Moreover, as this newspaper has argued before, armed drones do not undermine the rules of war. Ethical worries may mount in the future, especially if the armed forces ask for permission to give their machines greater autonomy. But for the moment they remain conventional weapons, with humans subject to the conventional tests that their action be discriminate and proportionate. The remote-pilot in, say, Nevada who pushed the button that killed al-Awlaki is as answerable for his actions as the pilot in the cockpit of a fast jet; and so are the drone pilot’s commanders—right up to Mr Obama himself.
In Pakistan, drone strikes are conducted to support a counter-insurgency operation. Al-Awlaki was killed in Yemen, not in a war zone. The president’s defenders claim that strikes against al-Qaeda and Taliban fighters are legal under the September 2001 Authorisation to Use Military Force Act, which allows Mr Obama to employ “all necessary and appropriate force” against any country, organisation or person involved in the September 11th attacks or “to prevent future acts of international terrorism”. They add that killing a man who is plotting to kill Americans is a legitimate act of self-defence, given that al-Awlaki was in a country that was unable to act against him.
A time to reflect
From this perspective, America has a prima facie case that it acted legally. But that argument clearly needs to be tested. It is not just that international law, which surely applies in this case, is less generous towards targeted assassination. There are questions to be asked even under American law. What precisely, for instance, were the grounds for killing the other American jihadist, a website editor against whom the evidence seems less definitive? More information is needed. And is the president’s right to place an individual on a “kill or capture list” greater than that individual’s constitutional right to due process? The Supreme Court should look at this rapidly.

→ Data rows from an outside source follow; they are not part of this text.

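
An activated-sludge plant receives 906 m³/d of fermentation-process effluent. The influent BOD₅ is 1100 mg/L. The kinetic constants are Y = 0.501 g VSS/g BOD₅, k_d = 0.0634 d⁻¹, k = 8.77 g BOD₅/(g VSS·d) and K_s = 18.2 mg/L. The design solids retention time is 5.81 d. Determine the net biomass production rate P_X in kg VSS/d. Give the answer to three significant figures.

P_X ≈ 365 kg VSS/d

From the Monod/SRT balance for a CMAS, S = K_s·(1+k_d θ_c)/[θ_c·(Y k − k_d) − 1] = 18.2 × (1 + 0.0634 × 5.81) / [5.81 × (0.501 × 8.77 − 0.0634) − 1] = 24.90 / 24.16 = 1.031 mg/L.
Observed yield with endogenous decay: Y_obs = Y / (1 + k_d·θ_c) = 0.501 / (1 + 0.0634 × 5.81) = 0.501 / 1.368 = 0.3661 g VSS/g BOD₅.
Mass of BOD₅ removed per day: Q(S₀ − S) = 906 × 1099 g/m³ = 995.7 kg/d.
P_X = Y_obs · Q(S₀ − S) = 0.3661 × 995.7 = 364.5 kg VSS/d.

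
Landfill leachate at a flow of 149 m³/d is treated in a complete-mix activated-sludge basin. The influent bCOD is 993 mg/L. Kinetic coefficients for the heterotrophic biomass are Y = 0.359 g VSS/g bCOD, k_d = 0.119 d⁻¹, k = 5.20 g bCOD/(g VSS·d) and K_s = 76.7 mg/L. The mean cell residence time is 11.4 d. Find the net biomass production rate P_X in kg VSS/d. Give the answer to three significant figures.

P_X ≈ 22.3 kg VSS/d

From the Monod/SRT balance for a CMAS, S = K_s·(1+k_d θ_c)/[θ_c·(Y k − k_d) − 1] = 76.7 × (1 + 0.119 × 11.4) / [11.4 × (0.359 × 5.20 − 0.119) − 1] = 180.8 / 18.92 = 9.551 mg/L.
Observed yield with endogenous decay: Y_obs = Y / (1 + k_d·θ_c) = 0.359 / (1 + 0.119 × 11.4) = 0.359 / 2.357 = 0.1523 g VSS/g bCOD.
Q·(S₀ − S) = 149 × (993 − 9.55) × 10⁻³ = 146.5 kg/d removed.
So the net sludge growth is P_X = 0.1523 × 146.5 = 22.32 kg VSS/d.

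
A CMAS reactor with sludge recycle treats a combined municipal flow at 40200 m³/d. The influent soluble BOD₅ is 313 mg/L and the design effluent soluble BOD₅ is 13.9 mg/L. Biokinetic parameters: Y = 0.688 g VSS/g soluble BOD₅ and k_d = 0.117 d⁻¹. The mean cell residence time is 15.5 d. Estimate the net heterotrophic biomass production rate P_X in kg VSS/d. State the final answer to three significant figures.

P_X ≈ 2940 kg VSS/d

Observed yield with endogenous decay: Y_obs = Y / (1 + k_d·θ_c) = 0.688 / (1 + 0.117 × 15.5) = 0.688 / 2.814 = 0.2445 g VSS/g soluble BOD₅.
Substrate removed = Q·(S₀ − S) = 40200 m³/d × (313 − 13.9) g/m³ = 1.2×10^7 g/d = 12024 kg/d.
P_X = Y_obs · Q(S₀ − S) = 0.2445 × 12024 = 2940 kg VSS/d.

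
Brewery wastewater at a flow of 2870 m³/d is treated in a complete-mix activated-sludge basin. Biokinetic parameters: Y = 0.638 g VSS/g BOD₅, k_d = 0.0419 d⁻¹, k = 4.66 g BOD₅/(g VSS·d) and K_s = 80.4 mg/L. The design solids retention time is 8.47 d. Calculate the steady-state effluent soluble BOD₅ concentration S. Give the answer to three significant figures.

S ≈ 4.57 mg/L

For a completely mixed reactor with recycle the Lawrence–McCarty relation gives S = K_s·(1 + k_d·θ_c) / [θ_c·(Y·k − k_d) − 1] = 80.4 × (1 + 0.0419 × 8.47) / [8.47 × (0.638 × 4.66 − 0.0419) − 1] = 108.9 / 23.83 = 4.572 mg/L.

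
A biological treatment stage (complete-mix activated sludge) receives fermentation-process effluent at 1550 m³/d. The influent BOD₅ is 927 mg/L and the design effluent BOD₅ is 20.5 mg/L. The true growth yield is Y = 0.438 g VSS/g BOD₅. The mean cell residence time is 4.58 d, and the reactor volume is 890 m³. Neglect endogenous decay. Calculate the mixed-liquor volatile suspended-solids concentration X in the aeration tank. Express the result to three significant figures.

X ≈ 3170 mg/L

X = Y·Q·ΔS·θ_c / V = 0.438 × 1550 × (927 − 20.5) × 4.58 / 890 = 3167 mg/L.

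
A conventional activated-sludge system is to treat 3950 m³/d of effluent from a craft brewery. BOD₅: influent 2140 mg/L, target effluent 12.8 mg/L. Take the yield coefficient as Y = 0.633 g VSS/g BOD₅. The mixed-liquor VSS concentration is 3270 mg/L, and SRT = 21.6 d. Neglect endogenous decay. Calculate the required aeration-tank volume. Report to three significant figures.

V ≈ 35100 m³

With k_d = 0 the design equation reduces to V = Y Q (S₀−S) θ_c / X = 0.633 × 3950 × (2140 − 12.8) × 21.6 / 3270 = 35133 m³.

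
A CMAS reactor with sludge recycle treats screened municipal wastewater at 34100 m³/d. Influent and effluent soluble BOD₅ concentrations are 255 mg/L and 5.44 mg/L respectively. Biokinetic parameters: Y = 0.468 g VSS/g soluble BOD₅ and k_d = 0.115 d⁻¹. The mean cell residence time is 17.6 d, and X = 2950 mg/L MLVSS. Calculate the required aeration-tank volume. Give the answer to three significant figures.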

Finally there is the impact on America’s broader aims. Just as Guantánamo was against America’s interests though judged legal by some American courts, so targeted assassination may cause more problems than it solves. Although drones have decimated al-Qaeda, they have also helped to destabilise Pakistan, a nuclear-armed country of 190m Muslims. Nobody wants to make America’s “long war” even longer.

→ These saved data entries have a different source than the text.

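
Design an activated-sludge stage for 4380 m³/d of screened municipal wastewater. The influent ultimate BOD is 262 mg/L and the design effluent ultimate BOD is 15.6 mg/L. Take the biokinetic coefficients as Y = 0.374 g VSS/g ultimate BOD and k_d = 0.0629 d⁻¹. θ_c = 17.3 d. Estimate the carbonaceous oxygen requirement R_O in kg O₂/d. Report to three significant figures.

R_O ≈ 805 kg O₂/d

Correct the yield for decay: Y_obs = Y/(1 + k_d θ_c) = 0.374 / (1 + 0.0629 × 17.3) = 0.374 / 2.088 = 0.1791.
Q·(S₀ − S) = 4380 × (262 − 15.6) × 10⁻³ = 1079 kg/d removed.
Biomass synthesised: P_X = Y_obs × 1079 = 193.3 kg VSS/d.
R_O = Q·(S₀ − S) − 1.42·P_X = 1079 − 1.42 × 193.3 = 804.8 kg O₂/d.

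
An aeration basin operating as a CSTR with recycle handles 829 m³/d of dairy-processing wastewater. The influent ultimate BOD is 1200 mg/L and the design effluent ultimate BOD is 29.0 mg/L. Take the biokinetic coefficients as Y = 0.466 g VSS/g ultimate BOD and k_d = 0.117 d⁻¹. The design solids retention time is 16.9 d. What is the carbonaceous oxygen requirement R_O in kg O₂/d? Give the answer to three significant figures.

Observed yield with endogenous decay: Y_obs = Y / (1 + k_d·θ_c) = 0.466 / (1 + 0.117 × 16.9) = 0.466 / 2.977 = 0.1565 g VSS/g ultimate BOD.
Mass of ultimate BOD removed per day: Q(S₀ − S) = 829 × 1171 g/m³ = 970.8 kg/d.
Biomass synthesised: P_X = Y_obs × 970.8 = 151.9 kg VSS/d.
Carbonaceous O₂ demand = substrate oxidised − cell-mass equivalent = 970.8 − 1.42 × 151.9 = 755.0 kg O₂/d.

R_O ≈ 755 kg O₂/d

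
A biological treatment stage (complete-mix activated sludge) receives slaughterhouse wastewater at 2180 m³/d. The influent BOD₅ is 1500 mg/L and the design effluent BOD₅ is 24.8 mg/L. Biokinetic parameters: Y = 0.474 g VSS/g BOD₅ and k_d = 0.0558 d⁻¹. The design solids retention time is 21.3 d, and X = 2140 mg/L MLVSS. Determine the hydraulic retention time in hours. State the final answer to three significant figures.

Rearranging the biomass balance for a CMAS with decay, V = Y·Q·ΔS·θ_c / [X·(1+k_d θ_c)] = 0.474 × 2180 × (1500 − 24.8) × 21.3 / [2140 × (1 + 0.0558 × 21.3)] = 3.25×10^7 / 4683 = 6933 m³.
τ = V/Q = 6933/2180 = 3.180 d, or 76.32 h.

τ ≈ 76.3 h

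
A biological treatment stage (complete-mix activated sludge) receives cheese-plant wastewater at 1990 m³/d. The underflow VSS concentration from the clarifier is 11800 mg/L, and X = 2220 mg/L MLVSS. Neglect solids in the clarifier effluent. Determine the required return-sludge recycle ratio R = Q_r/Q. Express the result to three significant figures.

R ≈ 0.232

R = Q_r/Q = X/(X_r − X) = 2220 / (11800 − 2220) = 0.2317.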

Two things would make America’s conduct somewhat less controversial. First, all drone killings should be carried out by the armed forces, not the CIA: they must be part of the conventional chain of command. And second, there should be some system of formal judicial review to determine whether the evidence against someone is sufficiently strong to make that person a target for assassination. One American commentator, Harlan Ullman, has suggested using the secret courts that meet to authorise domestic surveillance as a model.
America has a potent new weapon. Now it needs to adapt it to its principles.